Prices have been compiled by talking to a panel of dairy product sellers, traders and buyers. Panel discussions on market conditions and prices cover trades agreed for the period 1 to 21 December. Prices reported are indicative of values achieved over the reporting period for spot trade (excludes contracted prices).
There was a great deal of nervousness in the markets in December, particularly for fresh product. Demand from EU buyers has dropped off given the uncertainty around future trading conditions. For most products, the shift towards UK product and holiday demand has helped to keep prices relatively stable. Cream prices have seen more volatility, particularly as we approached the end of the month and logistical issues seriously impacted shipments to the continent.
Bulk cream traded in the region of £1,300-£1,350/tonne early in the month, supported by demand for the potting market. Concerns around product origin and logistics meant sales dropped off from the middle of the month, with prices falling to the mid £1,250 level. More restrictive lockdowns and the closure of borders to UK traffic meant supplies were more difficult to place. As a result, prices on agreed deals in the final week of pre-Christmas trade fell sharply to below the £1,000/tonne mark.
Butter prices saw a small drop in December, although there was very little trade. Some last minute holiday cover held prices at the start of the month, with stocks reported as sufficient to cover the short-term demand. Buyers were, however, reported to be hesitant to commit due to the uncertainties surrounding pricing in the New Year. The weaker cream prices put downward pressure on butter, and prices saw a small drop of around £50/tonne on average.

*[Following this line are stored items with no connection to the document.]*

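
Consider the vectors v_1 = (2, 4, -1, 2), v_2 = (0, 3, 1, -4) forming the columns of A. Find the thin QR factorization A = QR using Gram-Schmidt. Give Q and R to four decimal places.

Q = [[0.4000, -0.0474], [0.8000, 0.4977], [-0.2000, 0.2212], [0.4000, -0.8373]], R = [[5.0000, 0.6000], [0.0000, 5.0636]]

v_1 = (2, 4, -1, 2); ‖v_1‖ = 5.0000, so e_1 = (0.4000, 0.8000, -0.2000, 0.4000).
e_1·v_2 = 0.4000·0 + 0.8000·3 + (-0.2000)·1 + 0.4000·(-4) = 0.6000.
u_2 = v_2 − 0.6000·e_1 = (-0.2400, 2.5200, 1.1200, -4.2400).
‖u_2‖ = 5.0636, so e_2 = (-0.0474, 0.4977, 0.2212, -0.8373).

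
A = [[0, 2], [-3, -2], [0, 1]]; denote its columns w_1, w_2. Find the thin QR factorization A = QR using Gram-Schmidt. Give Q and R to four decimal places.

w_1 = (0, -3, 0); ‖w_1‖ = 3.0000, so e_1 = (0.0000, -1.0000, 0.0000).
e_1·w_2 = 0.0000·2 + (-1.0000)·(-2) + 0.0000·1 = 2.0000.
u_2 = w_2 − 2.0000·e_1 = (2.0000, 0.0000, 1.0000).
‖u_2‖ = 2.2361, so e_2 = (0.8944, 0.0000, 0.4472).

Q = [[0.0000, 0.8944], [-1.0000, 0.0000], [0.0000, 0.4472]], R = [[3.0000, 2.0000], [0.0000, 2.2361]]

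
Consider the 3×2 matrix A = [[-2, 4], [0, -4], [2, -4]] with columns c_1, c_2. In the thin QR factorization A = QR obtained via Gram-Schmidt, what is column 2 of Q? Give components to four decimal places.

q_1 = c_1/‖c_1‖ = (-2, 0, 2)/2.8284 = (-0.7071, 0.0000, 0.7071).
r_{12} = q_1·c_2 = -5.6569.
u_2 = c_2 + 5.6569·q_1 = (0.0000, -4.0000, 0.0000).
‖u_2‖ = 4.0000, so q_2 = (0.0000, -1.0000, 0.0000).

q_2 = (0.0000, -1.0000, 0.0000)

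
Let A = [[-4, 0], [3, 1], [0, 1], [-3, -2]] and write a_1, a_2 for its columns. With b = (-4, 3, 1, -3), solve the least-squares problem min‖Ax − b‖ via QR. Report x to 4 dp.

a_1 = (-4, 3, 0, -3); ‖a_1‖ = 5.8310, so e_1 = (-0.6860, 0.5145, 0.0000, -0.5145).
e_1·a_2 = (-0.6860)·0 + 0.5145·1 + 0.0000·1 + (-0.5145)·(-2) = 1.5435.
u_2 = a_2 − 1.5435·e_1 = (1.0588, 0.2059, 1.0000, -1.2059).
‖u_2‖ = 1.9020, so e_2 = (0.5567, 0.1082, 0.5258, -0.6340).
Qᵀb = (5.8310, 0.5258).
Back-substitute: x_2 = 0.5258/1.9020 = 0.2764.
x_1 = (5.8310 − 1.5435·0.2764)/5.8310 = 0.9268.

x = (0.9268, 0.2764)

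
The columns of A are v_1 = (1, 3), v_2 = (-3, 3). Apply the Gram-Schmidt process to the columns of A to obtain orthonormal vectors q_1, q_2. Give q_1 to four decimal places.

q_1 = (0.3162, 0.9487)

v_1 = (1, 3); ‖v_1‖ = 3.1623, so q_1 = (0.3162, 0.9487).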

SMP prices moved up slightly in December, in line with firmness on the EU markets. A weaker pound relative to the euro has also helped to support prices.

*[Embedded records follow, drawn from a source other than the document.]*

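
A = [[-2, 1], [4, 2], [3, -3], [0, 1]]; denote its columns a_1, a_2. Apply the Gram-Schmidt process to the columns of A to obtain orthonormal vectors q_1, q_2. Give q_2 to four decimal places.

q_2 = (0.2069, 0.6298, -0.7018, 0.2609)

q_1 = a_1/‖a_1‖ = (-2, 4, 3, 0)/5.3852 = (-0.3714, 0.7428, 0.5571, 0.0000).
r_{12} = q_1·a_2 = -0.5571.
u_2 = a_2 + 0.5571·q_1 = (0.7931, 2.4138, -2.6897, 1.0000).
‖u_2‖ = 3.8327, so q_2 = (0.2069, 0.6298, -0.7018, 0.2609).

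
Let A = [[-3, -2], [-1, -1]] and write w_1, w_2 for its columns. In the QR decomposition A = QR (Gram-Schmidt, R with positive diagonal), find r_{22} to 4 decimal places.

e_1 = w_1/‖w_1‖ = (-3, -1)/3.1623 = (-0.9487, -0.3162).
r_{12} = e_1·w_2 = 2.2136.
u_2 = w_2 − 2.2136·e_1 = (0.1000, -0.3000).
r_{22} = ‖u_2‖ = 0.3162.

r_{22} = 0.3162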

Mild cheddar prices moved up marginally on increased interest from domestic buyers for short-term cover. However, trade on spot markets was reported as thin, with both buyers and sellers holding back from agreeing deals until there is more clarity on future trading conditions.
Prices have been compiled by talking to dairy product sellers, traders and buyers. Panel discussions on market conditions and prices covered trades agreed for the period 1 to 21 December. Prices reported are indicative of values achieved over the reporting period for spot trade (excludes contracted prices). The published prices will not necessarily match the actual price received by a milk processor as this will depend, amongst other things, on the proportion of product that is sold on the spot market and the proportion sold under longer term contracts and at what price this is done. The “average” prices should be used to track trends while the commentary will contain prices seen through the month.